A Bear Market Prospectus
As the bear market runs its course in the months or perhaps years ahead, it will be punctuated by sharp and sometimes spectacular rallies to convince investors the worst is over. That is how Mr. Market will trap most of them into sticking with stocks until the bitter end. For only when the last of them has thrown in the towel and mass capitulation takes stocks down to levels practically unthinkable now, can a floor be created for the next bull market. The first such bear rally started in mid-March and lasted for two weeks. It was not particularly impressive because it didn’t have to be: a mere 15-percenter would have pushed the S&Ps to new record highs. The rally failed well shy of that benchmark before a steep relapse set in. Stocks appear to have bottomed last week, but not before piercing a Hidden Pivot support that should have held if the current rally is going to achieve new highs.
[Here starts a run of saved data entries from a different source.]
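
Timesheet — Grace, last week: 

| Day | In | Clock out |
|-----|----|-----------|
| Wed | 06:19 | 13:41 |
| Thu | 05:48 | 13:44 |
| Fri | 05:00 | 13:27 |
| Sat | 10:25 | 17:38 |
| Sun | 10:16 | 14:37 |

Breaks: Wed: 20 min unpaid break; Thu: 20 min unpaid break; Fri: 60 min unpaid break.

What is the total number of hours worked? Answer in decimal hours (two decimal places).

33.65 hours

Wed: 06:19–13:41 = 7 h 22 min; less 20 min break → 7 h 2 min
Thu: 05:48–13:44 = 7 h 56 min; less 20 min break → 7 h 36 min
Fri: 05:00–13:27 = 8 h 27 min; less 60 min break → 7 h 27 min
Sat: 10:25–17:38 = 7 h 13 min
Sun: 10:16–14:37 = 4 h 21 min
Total: 7 h 2 min + 7 h 36 min + 7 h 27 min + 7 h 13 min + 4 h 21 min = 33 h 39 min.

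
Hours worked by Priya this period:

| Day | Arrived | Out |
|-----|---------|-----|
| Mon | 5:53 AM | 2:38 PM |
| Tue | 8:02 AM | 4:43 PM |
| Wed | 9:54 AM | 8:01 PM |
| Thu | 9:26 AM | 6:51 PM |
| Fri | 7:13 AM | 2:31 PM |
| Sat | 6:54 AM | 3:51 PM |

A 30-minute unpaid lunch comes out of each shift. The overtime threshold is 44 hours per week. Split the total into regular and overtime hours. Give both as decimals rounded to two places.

Mon: 5:53 AM–2:38 PM = 8 h 45 min; less 30 min break → 8 h 15 min
Tue: 8:02 AM–4:43 PM = 8 h 41 min; less 30 min break → 8 h 11 min
Wed: 9:54 AM–8:01 PM = 10 h 7 min; less 30 min break → 9 h 37 min
Thu: 9:26 AM–6:51 PM = 9 h 25 min; less 30 min break → 8 h 55 min
Fri: 7:13 AM–2:31 PM = 7 h 18 min; less 30 min break → 6 h 48 min
Sat: 6:54 AM–3:51 PM = 8 h 57 min; less 30 min break → 8 h 27 min
Total worked: 50 h 13 min = 50.22 h.
Threshold 44 h → overtime 6 h 13 min, regular 44 h 0 min.

Regular 44.00 hours, overtime 6.22 hours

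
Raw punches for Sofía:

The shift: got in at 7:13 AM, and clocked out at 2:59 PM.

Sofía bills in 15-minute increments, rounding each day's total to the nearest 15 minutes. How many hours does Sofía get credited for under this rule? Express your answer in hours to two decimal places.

The shift: 7:13 AM–2:59 PM = 7 h 46 min → rounds to 7 h 45 min

7.75 hours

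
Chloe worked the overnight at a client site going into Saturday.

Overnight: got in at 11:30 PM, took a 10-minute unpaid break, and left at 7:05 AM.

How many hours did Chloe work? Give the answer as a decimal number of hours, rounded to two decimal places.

Overnight: 11:30 PM → midnight = 0 h 30 min; midnight → 7:05 AM = 7 h 5 min; span 7 h 35 min; less 10 min break → 7 h 25 min

7.42 hours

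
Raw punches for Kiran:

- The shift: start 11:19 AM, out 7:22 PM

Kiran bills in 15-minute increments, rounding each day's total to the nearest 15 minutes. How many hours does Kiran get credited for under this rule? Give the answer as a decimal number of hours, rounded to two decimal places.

The shift: 11:19 AM–7:22 PM = 8 h 3 min → rounds to 8 h 0 min

8.00 hours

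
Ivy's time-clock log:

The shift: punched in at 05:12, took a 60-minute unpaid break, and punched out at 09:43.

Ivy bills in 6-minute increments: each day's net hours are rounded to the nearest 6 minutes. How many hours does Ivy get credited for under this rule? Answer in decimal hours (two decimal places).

3.50 hours

The shift: 05:12–09:43 = 4 h 31 min − 60 min = 3 h 31 min → rounds to 3 h 30 min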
Last week’s commentary was skeptical that the rally would retrace fully half of the downtrend since the bear market began on January 4. That would equate to a top near 4300 in the S&Ps. Using the recent low at 3807, there is now a technical basis for a more confident and precise forecast. Specifically, the move appears bound for a minimum 4305.50, basis the June E-Mini S&P contract. The futures look all but certain to reach the target, given the way they impaled the ‘midpoint Hidden Pivot’ at 4056 toward the end of last week. Less certain is that the rally will end there. Indeed, if it blows past 4305, that would suggest Mr. Market has nastier plans for bears who may have overly enjoyed the steep ride south in April/May.
Not Quite Impossible
Will the rally achieve new highs? I strongly doubt it, although my skepticism is based on the flimsiest of reasons – i.e., that a global recession/depression has begun that would make new highs in the stock market extremely unlikely. But not quite impossible. And if new highs are what Mr. Market requires to set a hook that traps everyone, bulls and bears alike, into going down with the ship, then that is what will happen. A run-up exceeding the January high would turn mere permabulls into raging bulls, and permabears into short-covering madmen. It would require only a marginal new high to cause this ultimately ruinous sea change in psychology. Crazier things have happened in the wacky world of Wall Street.